Is Cold Calling Dead? Selling via Social Media

Published: November 22, 2011 Updated: November 22, 2011

Let’s cut to the chase: Cold calling as it has been done over the last 20+ years is dead. But calling prospects and customers is still a valid way to move a sale forward. Experts can argue all they want over the semantics, but the phone and in-person conversations are what bring in revenue.

Social media helps move a call from cold to warm. It warms up a relationship or a gets a conversation started, but I have yet to have a business to business (B2B) sale happen solely via email or Twitter or Facebook or my website. People like to talk real-time to the people they do business with.  In some cases, if you sell software or consumer packaged goods, they will buy from your site directly no call needed. But many other items, services, products demand a little extra love…

This post is largely based on my own experience of thousands of outbound calls over many years, usually to leads that I’ve heavily and painstakingly researched before calling. I can honestly say that I’ve never considered a call a cold call because I’ve spent hours preparing before dialing. Now, the recipient of that call might have considered it cold. Many of them moved out of the fridge into the oven quite quickly.
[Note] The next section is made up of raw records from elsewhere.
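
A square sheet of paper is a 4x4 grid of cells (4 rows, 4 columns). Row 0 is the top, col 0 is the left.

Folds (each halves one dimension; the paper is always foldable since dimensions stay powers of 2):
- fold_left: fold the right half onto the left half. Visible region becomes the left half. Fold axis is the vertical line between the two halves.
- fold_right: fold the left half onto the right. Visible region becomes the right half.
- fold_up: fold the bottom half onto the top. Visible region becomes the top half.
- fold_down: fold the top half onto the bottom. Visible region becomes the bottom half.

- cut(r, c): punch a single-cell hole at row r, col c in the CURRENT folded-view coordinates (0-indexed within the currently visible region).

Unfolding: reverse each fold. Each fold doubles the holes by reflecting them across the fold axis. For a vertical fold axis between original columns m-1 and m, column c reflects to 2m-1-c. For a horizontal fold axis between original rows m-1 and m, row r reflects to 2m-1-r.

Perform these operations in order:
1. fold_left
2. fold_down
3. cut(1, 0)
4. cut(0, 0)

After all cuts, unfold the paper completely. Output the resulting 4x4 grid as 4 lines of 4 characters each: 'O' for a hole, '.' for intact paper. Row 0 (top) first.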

So, if cold calling as we have known it is dead, how do you use social media to sell when it appears to be completely taboo?  Well, you follow the advice that the experts so willingly give out: You build a relationship.

The reality? It does not have to be a deep relationship. It simply has to be one based on trust and value. How do you do that?  I spend hours curating good content. I share links, PDFs, downloads, white papers, infographics and a host of other content with my fans, followers, readers, prospects, and customers. Most of those individuals are one in the same; it just depends on where we found one another.
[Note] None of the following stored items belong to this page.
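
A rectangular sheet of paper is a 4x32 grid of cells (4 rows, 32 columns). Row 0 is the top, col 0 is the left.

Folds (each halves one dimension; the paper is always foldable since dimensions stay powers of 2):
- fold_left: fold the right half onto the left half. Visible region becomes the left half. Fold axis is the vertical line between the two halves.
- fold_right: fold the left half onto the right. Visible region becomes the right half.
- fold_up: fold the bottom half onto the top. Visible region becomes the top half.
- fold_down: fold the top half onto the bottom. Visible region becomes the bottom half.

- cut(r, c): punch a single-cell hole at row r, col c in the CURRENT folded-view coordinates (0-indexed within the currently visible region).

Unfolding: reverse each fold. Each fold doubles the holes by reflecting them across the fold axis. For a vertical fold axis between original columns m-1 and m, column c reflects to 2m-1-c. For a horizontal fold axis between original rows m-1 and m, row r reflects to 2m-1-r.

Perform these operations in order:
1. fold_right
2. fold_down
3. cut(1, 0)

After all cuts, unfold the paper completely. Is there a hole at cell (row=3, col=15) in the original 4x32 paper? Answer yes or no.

Op 1 fold_right: fold axis v@16; visible region now rows[0,4) x cols[16,32) = 4x16
Op 2 fold_down: fold axis h@2; visible region now rows[2,4) x cols[16,32) = 2x16
Op 3 cut(1, 0): punch at orig (3,16); cuts so far [(3, 16)]; region rows[2,4) x cols[16,32) = 2x16
Unfold 1 (reflect across h@2): 2 holes -> [(0, 16), (3, 16)]
Unfold 2 (reflect across v@16): 4 holes -> [(0, 15), (0, 16), (3, 15), (3, 16)]
Holes: [(0, 15), (0, 16), (3, 15), (3, 16)]

Answer: yes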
I share a lot of information; some of it my own. Most of it from somewhere else. But here’s the most important thing I do on a daily basis: I listen. I monitor. I search for pain points in my streams. And if the timing is right, I’ll share a solution (sometimes it is my offer, most times it is not) to be helpful. Most of the time, the person will respond with a note of thanks (tweet, update, comment, etc.). Quite often, I have started a conversation because I was genuinely interested in what they were talking about. I’ve done this before I ever try to sell and indeed my entire sales method is less about selling and more about learning what they are doing and softly talking about what I’m doing. Almost always, I will suggest we talk by phone some time to see where we might be of use to one another. I could fill my day with calls like this, warm calls.

The reality is this: Every social media and sales expert I know says you have to listen, you have to monitor, and you have to participate and get involved, answer questions. Yada yada. The beautiful thing is that very few people do it and therein lays the opportunity for selling via social media. Have you listened to your fans, followers, and prospects today?
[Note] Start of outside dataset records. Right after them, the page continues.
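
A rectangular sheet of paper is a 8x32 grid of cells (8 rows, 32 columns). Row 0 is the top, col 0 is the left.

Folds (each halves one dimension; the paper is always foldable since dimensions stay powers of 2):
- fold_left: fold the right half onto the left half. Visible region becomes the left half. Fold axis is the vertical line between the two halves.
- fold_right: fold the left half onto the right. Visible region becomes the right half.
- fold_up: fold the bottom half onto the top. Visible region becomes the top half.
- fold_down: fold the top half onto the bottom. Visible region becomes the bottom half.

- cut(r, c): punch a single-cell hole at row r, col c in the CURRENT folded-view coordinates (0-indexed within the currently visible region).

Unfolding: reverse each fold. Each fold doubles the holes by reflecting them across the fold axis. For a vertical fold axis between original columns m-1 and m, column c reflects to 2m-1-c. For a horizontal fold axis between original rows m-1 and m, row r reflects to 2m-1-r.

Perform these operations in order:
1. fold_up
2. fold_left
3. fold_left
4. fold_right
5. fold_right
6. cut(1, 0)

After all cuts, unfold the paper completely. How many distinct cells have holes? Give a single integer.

Op 1 fold_up: fold axis h@4; visible region now rows[0,4) x cols[0,32) = 4x32
Op 2 fold_left: fold axis v@16; visible region now rows[0,4) x cols[0,16) = 4x16
Op 3 fold_left: fold axis v@8; visible region now rows[0,4) x cols[0,8) = 4x8
Op 4 fold_right: fold axis v@4; visible region now rows[0,4) x cols[4,8) = 4x4
Op 5 fold_right: fold axis v@6; visible region now rows[0,4) x cols[6,8) = 4x2
Op 6 cut(1, 0): punch at orig (1,6); cuts so far [(1, 6)]; region rows[0,4) x cols[6,8) = 4x2
Unfold 1 (reflect across v@6): 2 holes -> [(1, 5), (1, 6)]
Unfold 2 (reflect across v@4): 4 holes -> [(1, 1), (1, 2), (1, 5), (1, 6)]
Unfold 3 (reflect across v@8): 8 holes -> [(1, 1), (1, 2), (1, 5), (1, 6), (1, 9), (1, 10), (1, 13), (1, 14)]
Unfold 4 (reflect across v@16): 16 holes -> [(1, 1), (1, 2), (1, 5), (1, 6), (1, 9), (1, 10), (1, 13), (1, 14), (1, 17), (1, 18), (1, 21), (1, 22), (1, 25), (1, 26), (1, 29), (1, 30)]
Unfold 5 (reflect across h@4): 32 holes -> [(1, 1), (1, 2), (1, 5), (1, 6), (1, 9), (1, 10), (1, 13), (1, 14), (1, 17), (1, 18), (1, 21), (1, 22), (1, 25), (1, 26), (1, 29), (1, 30), (6, 1), (6, 2), (6, 5), (6, 6), (6, 9), (6, 10), (6, 13), (6, 14), (6, 17), (6, 18), (6, 21), (6, 22), (6, 25), (6, 26), (6, 29), (6, 30)]

Answer: 32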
If you’ve listened well, then you’ve earned the right to pick up the phone and keep that conversation going. Once that conversation starts, there may be an opportunity to move it to the next stage, to nurture it as they say in marketing and sales. But all that really means is you have earned some respect, built some trust, and listened well enough that the person on the other end believes you care about their problem.  Is this as fast as dialing the phone like the old days? Not even close, but it is a lot easier and a lot more fun building a real conversation and a real relationship via social media and then taking it into real life via phone or in person. Sometimes you even make a sale.